1. a clean vm: Ubuntu 16.04 LTS
  2. follow single node cluster tutorial: http://hadoop.apache.org/docs/current/hadoop-project-dist/hadoop-common/SingleCluster.html
    • download hadoop-2.7.3-src
    • follow BUILDING.txt
      • install all packages listed
        $ sudo apt-get purge openjdk*
        $ sudo apt-get install software-properties-common
        $ sudo add-apt-repository ppa:webupd8team/java
        $ sudo apt-get update
        $ sudo apt-get install oracle-java7-installer
        $ sudo apt-get -y install maven
        $ sudo apt-get -y install build-essential autoconf automake libtool cmake zlib1g-dev pkg-config libssl-dev
        $ sudo apt-get -y install libprotobuf-dev protobuf-compiler
        $ sudo apt-get install snappy libsnappy-dev
        $ sudo apt-get install bzip2 libbz2-dev
        $ sudo apt-get install libjansson-dev
        $ sudo apt-get install fuse libfuse-dev
    • building hadoop binary
      $ mvn package -Pdist -DskipTests -Dtar

      • ERROR: protoc version is ‘libprotoc 2.6.1’, expected version is ‘2.5.0’
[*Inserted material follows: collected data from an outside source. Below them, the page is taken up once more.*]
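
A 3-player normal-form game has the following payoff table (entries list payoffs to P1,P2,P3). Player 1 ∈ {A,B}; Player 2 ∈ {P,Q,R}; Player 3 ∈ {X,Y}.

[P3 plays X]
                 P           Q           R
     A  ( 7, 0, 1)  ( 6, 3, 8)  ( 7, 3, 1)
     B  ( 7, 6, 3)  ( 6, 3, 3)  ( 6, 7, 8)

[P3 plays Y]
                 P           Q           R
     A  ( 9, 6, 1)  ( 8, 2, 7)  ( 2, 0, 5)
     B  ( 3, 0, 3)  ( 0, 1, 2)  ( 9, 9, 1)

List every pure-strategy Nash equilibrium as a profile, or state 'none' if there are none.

NE set: (A,P,Y), (A,Q,X)

(A,P,X): not NE [P2→R gives 3>0]
(A,P,Y): NE
(A,Q,X): NE
(A,Q,Y): not NE [P2→P gives 6>2; P3→X gives 8>7]
(A,R,X): not NE [P3→Y gives 5>1]
(A,R,Y): not NE [P1→B gives 9>2; P2→P gives 6>0]
(B,P,X): not NE [P2→R gives 7>6]
(B,P,Y): not NE [P1→A gives 9>3; P2→R gives 9>0]
(B,Q,X): not NE [P2→R gives 7>3]
(B,Q,Y): not NE [P1→A gives 8>0; P2→R gives 9>1; P3→X gives 3>2]
(B,R,X): not NE [P1→A gives 7>6]
(B,R,Y): not NE [P3→X gives 8>1]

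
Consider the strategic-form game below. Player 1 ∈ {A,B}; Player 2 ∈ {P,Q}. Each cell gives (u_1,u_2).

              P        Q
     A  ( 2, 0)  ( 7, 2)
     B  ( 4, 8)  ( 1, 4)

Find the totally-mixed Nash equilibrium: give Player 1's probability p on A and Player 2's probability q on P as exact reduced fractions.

P1 indiff ⇒ q·2+(1-q)·7 = q·4+(1-q)·1 ⇒ q(-2) = (1-q)(-6) ⇒ q = 3/4
P2 indiff ⇒ p·0+(1-p)·8 = p·2+(1-p)·4 ⇒ p(-2) = (1-p)(-4) ⇒ p = 2/3

(p,q) = (2/3, 3/4)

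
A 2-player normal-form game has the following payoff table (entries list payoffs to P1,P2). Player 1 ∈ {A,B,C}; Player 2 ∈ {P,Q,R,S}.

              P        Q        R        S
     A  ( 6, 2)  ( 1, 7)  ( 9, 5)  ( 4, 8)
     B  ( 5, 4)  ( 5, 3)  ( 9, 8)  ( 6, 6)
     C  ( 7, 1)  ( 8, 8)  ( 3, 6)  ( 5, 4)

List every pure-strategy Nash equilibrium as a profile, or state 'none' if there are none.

PSNE = {(B,R), (C,Q)}

(A,P): not NE [P1→C gives 7>6; P2→S gives 8>2]
(A,Q): not NE [P1→C gives 8>1; P2→S gives 8>7]
(A,R): not NE [P2→S gives 8>5]
(A,S): not NE [P1→B gives 6>4]
(B,P): not NE [P1→C gives 7>5; P2→R gives 8>4]
(B,Q): not NE [P1→C gives 8>5; P2→R gives 8>3]
(B,R): NE
(B,S): not NE [P2→R gives 8>6]
(C,P): not NE [P2→Q gives 8>1]
(C,Q): NE
(C,R): not NE [P1→B gives 9>3; P2→Q gives 8>6]
(C,S): not NE [P1→B gives 6>5; P2→Q gives 8>4]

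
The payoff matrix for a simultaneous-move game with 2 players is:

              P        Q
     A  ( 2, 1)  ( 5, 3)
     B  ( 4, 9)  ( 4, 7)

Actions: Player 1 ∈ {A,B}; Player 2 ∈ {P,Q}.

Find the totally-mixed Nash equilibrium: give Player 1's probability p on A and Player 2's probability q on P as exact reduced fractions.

p=1/2, q=1/3

P1 indiff ⇒ q·2+(1-q)·5 = q·4+(1-q)·4 ⇒ q(-2) = (1-q)(-1) ⇒ q = 1/3
P2 indiff ⇒ p·1+(1-p)·9 = p·3+(1-p)·7 ⇒ p(-2) = (1-p)(-2) ⇒ p = 1/2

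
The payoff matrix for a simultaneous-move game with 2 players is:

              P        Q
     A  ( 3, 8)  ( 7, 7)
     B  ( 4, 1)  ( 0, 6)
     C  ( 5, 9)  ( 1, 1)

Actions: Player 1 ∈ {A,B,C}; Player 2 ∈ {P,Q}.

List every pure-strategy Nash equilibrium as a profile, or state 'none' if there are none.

NE set: (C,P)

(A,P): not NE [P1→C gives 5>3]
(A,Q): not NE [P2→P gives 8>7]
(B,P): not NE [P1→C gives 5>4; P2→Q gives 6>1]
(B,Q): not NE [P1→A gives 7>0]
(C,P): NE
(C,Q): not NE [P1→A gives 7>1; P2→P gives 9>1]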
      • FIX: http://codetips.coloza.com/compile-hadoop-from-source/
      • ERROR: libprotoc.so.8: cannot open shared object file: No such file or directory
      • FIX: $ sudo ldconfig /usr/local/lib    (Note: the libprotoc.so.8 should be in /usr/local/lib
    • install $mvn install
    • edit hadoop-dist/target/etc/hadoop/hadoop-env.sh
    • set export JAVA_HOME=/usr/lib/jvm/java-7-oracle
    • standalone mode test passed
    • pseudo-distributed mode:
      • $ bin/hdfs dfs -mkdir /user/<username>/input
        $ bin/hdfs dfs -put etc/hadoop/*.xml /user/<username>/input
          $ bin/hadoop jar share/hadoop/mapreduce/hadoop-mapreduce-examples-2.7.3.jar grep input output 'dfs[a-z.]+'